A report on the study will soon be sent to lawmakers, Hutchison said.

Those findings could spark state leaders to reconsider a long-held stance against Medicaid expansion, which  could bring millions to the state to provide health care to more than 200,000 uninsured state residents..

“There is a buzz that wasn’t there before,” said Patrick Cobb, communications director for Columbia’s AARP office. “But it has to go through a process.”

Nearly two -thirds  of those surveyed say they would be extremely or very favorable toward state lawmakers who voted to expand Medicaid health care to South Carolina residents who earn less than $18,000 a year.

What expansion would mean

Expansion status in 2020.

The financial benefit for the state would be  huge, AARP said.

In the new incentive plan, the state would get about $790 million over two years through the American Rescue Plan, but would have to pay $95 million a year for its 10 percent share of expansion for state residents. 

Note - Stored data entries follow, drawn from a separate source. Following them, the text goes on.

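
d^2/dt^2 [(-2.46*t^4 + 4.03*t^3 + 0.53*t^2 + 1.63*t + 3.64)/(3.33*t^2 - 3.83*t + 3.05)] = (-54.557388*t^6 + 188.247564*t^5 - 366.422904*t^4 + 545.822732*t^3 - 347.184564*t^2 - 152.941296*t + 80.792612)/(36.926037*t^6 - 127.411461*t^5 + 248.005746*t^4 - 289.578257*t^3 + 227.15241*t^2 - 106.885725*t + 28.372625)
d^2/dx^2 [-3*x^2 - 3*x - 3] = -6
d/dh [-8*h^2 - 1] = -16*h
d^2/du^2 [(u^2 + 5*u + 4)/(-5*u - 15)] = 4/(5*(u^3 + 9*u^2 + 27*u + 27))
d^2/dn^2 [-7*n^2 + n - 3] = -14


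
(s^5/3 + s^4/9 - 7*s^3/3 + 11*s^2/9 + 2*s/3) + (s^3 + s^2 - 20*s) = s^5/3 + s^4/9 - 4*s^3/3 + 20*s^2/9 - 58*s/3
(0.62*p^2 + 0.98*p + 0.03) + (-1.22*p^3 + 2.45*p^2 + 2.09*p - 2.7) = -1.22*p^3 + 3.07*p^2 + 3.07*p - 2.67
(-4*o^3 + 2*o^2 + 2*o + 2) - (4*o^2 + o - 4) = -4*o^3 - 2*o^2 + o + 6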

It’s money that “shouldn’t be left on the table,” said Cobb.

Sue Berkowitz, executive director of the S.C. Appleseed Legal Justice Center in Columbia, earlier this year said expansion made sense fiscally.

“Medicaid expansion has always been a cost-effective way for the state  to get health care coverage to low-wage workers through a state/federal partnership with the state paying 10 percent and the feds paying 90 percent.”   

Troubled waters ahead

S.C. Senate Minority Leader Brad Hutto, D-Orangeburg, said “it’s not going to happen,” even though the benefits would be huge.

He said the Republican opposition will be too strong to overcome, despite the benefits the state would receive

Hutto said he did not anticipate the AARP study would sway the opposition.

But House  Minority Leader Todd Rutherford, D-Richland,  said “the time has come” for the state to stop turning its back on millions that could have gone to health care for the past several years.  If huge sums of tax money are available, it makes no sense to turn it down, he said.

“I’m hopeful,” he said of the current efforts under way to approve the expansion.

Instead of Medicaid expansion, it should be called “health care,” he said.

Gov. Henry McMaster has already announced strong opposition to the expansion. 

“Gov. McMaster isn’t for sale, regardless of whatever ill-conceived ‘incentives’ congressional Democrats may come up with,” spokesman Brian Symmes said in a statement to the Associated Press about the expansion. “What the federal spending plan does is attempt to offer a short term solution for a long- term problem.”